Connie had a life changing experience in her 40’s when she received the Lord Jesus Christ as her savior while attending a Christian Women’s club meeting. Becoming a believer motivated her to pray for her family members every day, as well as for her late sister, Phyllis’s family.  She wanted them to know that to fear the LORD is wisdom, and prayed for all to be healthy, wealthy, and wise.  Connie leaves behind a legacy of family togetherness, the importance of tradition and a splash of humor. Connie is survived by her son Rick Lorenson (Pam Choly Lorenson) of Rapid River, MI, her daughter Pam Chouinard (Ray Chouinard) of Rapid River, MI, her son Tom Lorenson (Shelly Young) of Wautoma, WI and her special friend, Bill Hanson of Stonington, MI as well as her 7 grandchildren and 11 great-grandchildren. A Celebration of Connie’s Life will be held on Saturday, May 25 at the Stonington Community Hall, service will begin at 2:00 p.m. EST, luncheon to follow. Connie’s family would like to extend a special thank you to the staff at the Bishop Noa Home and Sister Gloria.

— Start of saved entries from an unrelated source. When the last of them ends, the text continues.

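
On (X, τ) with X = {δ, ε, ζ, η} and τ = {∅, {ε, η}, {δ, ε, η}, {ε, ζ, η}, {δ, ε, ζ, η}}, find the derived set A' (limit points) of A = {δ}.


A' = ∅

For each x ∈ X, list the open sets U ∈ τ with x ∈ U, then check whether U ∩ (A ∖ {x}) ≠ ∅ for every such U.
  x = δ: open {δ, ε, η} ∋ x has {δ, ε, η} ∩ (A ∖ {δ}) = ∅, so x is NOT a limit point.
  x = ε: open {ε, η} ∋ x has {ε, η} ∩ (A ∖ {ε}) = ∅, so x is NOT a limit point.
  x = ζ: open {ε, ζ, η} ∋ x has {ε, ζ, η} ∩ (A ∖ {ζ}) = ∅, so x is NOT a limit point.
  x = η: open {ε, η} ∋ x has {ε, η} ∩ (A ∖ {η}) = ∅, so x is NOT a limit point.
Collecting: A' = ∅.


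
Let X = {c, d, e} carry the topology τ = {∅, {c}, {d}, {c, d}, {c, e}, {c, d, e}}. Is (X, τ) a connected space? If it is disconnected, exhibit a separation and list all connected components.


(X, τ) is disconnected; components = [{d}, {c, e}].

Find clopen sets (U ∈ τ with X ∖ U ∈ τ):
  U = ∅, X ∖ U = {c, d, e} — both open, so U is clopen.
  U = {d}, X ∖ U = {c, e} — both open, so U is clopen.
  U = {c, e}, X ∖ U = {d} — both open, so U is clopen.
  U = {c, d, e}, X ∖ U = ∅ — both open, so U is clopen.
Nontrivial clopen(s) exist: e.g. {c, e}. So (X, τ) is disconnected.
Compute connected components by grouping points that agree on all clopens:
  component: {d}
  component: {c, e}


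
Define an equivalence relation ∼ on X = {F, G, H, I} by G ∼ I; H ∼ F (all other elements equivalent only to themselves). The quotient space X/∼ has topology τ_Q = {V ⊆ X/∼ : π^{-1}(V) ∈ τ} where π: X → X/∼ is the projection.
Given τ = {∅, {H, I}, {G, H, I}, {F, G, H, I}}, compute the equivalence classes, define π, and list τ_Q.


X/∼ = {[F=H], [G=I]}; |τ_Q| = 2.

Equivalence classes: [F=H], [G=I].
Quotient map π: X → X/∼ sends F ↦ [F=H], G ↦ [G=I], H ↦ [F=H], I ↦ [G=I].
For each subset V ⊆ X/∼, compute π^{-1}(V) ⊆ X and check whether π^{-1}(V) ∈ τ. V is open in τ_Q iff π^{-1}(V) ∈ τ.
  V = {}: π^{-1}(V) = ∅ ∈ τ ✓.
  V = {[F=H]}: π^{-1}(V) = {F, H} ∉ τ ✗.
  V = {[G=I]}: π^{-1}(V) = {G, I} ∉ τ ✗.
  V = {[F=H], [G=I]}: π^{-1}(V) = {F, G, H, I} ∈ τ ✓.
Open sets in the quotient: τ_Q = {{}, {[F=H], [G=I]}} (2 elements).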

5 Tributes for “Constance “Connie” (Jacks) Lorenson

    Oh my Dear Aunt, never at a loss for words! So many beautiful memories and so many times I can remember how you told us how much you loved us . . Your actions were your words and your words were your actions, always true to yourself. Rest in peace lovely lady, sending you my love. . love and hugs to my cousins Rick, Pam, Tom, family is everything!

    So sorry to hear of your mon’s passing, my heartfelt sympathies to her family. I had the pleasure to work with Connie at the Log Cabin Supper Club. Connie had a way to make you feel special, and as a waitress at the cabin she not only greeted her customers by name, she made them feel at home. She was a great story teller and in just a few minutes she would have you laughing over something crazy she did. The love she had for the Lord was evident in all she said and did. I was so blessed to have had the privilege, not only to work with her but to have known her as a friend.
    Rest in peace sweet Connie, job well done.

    So deeply sorry to hear of your Mom & Grandma passing, Pam & Bethany. I remember her from First Lutheran when I was a kid. Then later at Trinity. She was so kind & smiling when I saw her

    Tom,and family: so sorry to hear of your moms passing!! My den mother for cub scouts back in the day!! A very wise,entertaining,and beautiful person!! Cudos to her for putting up with a bunch of little brats in scouts, while making it a great time!! Amazing woman!! Matt Marmalick

    What a beautiful obituary for your mom. I’m so sorry that she passed away, and I send my love and sympathy to you and your family. May the Lord be with you and comfort you during this sad time.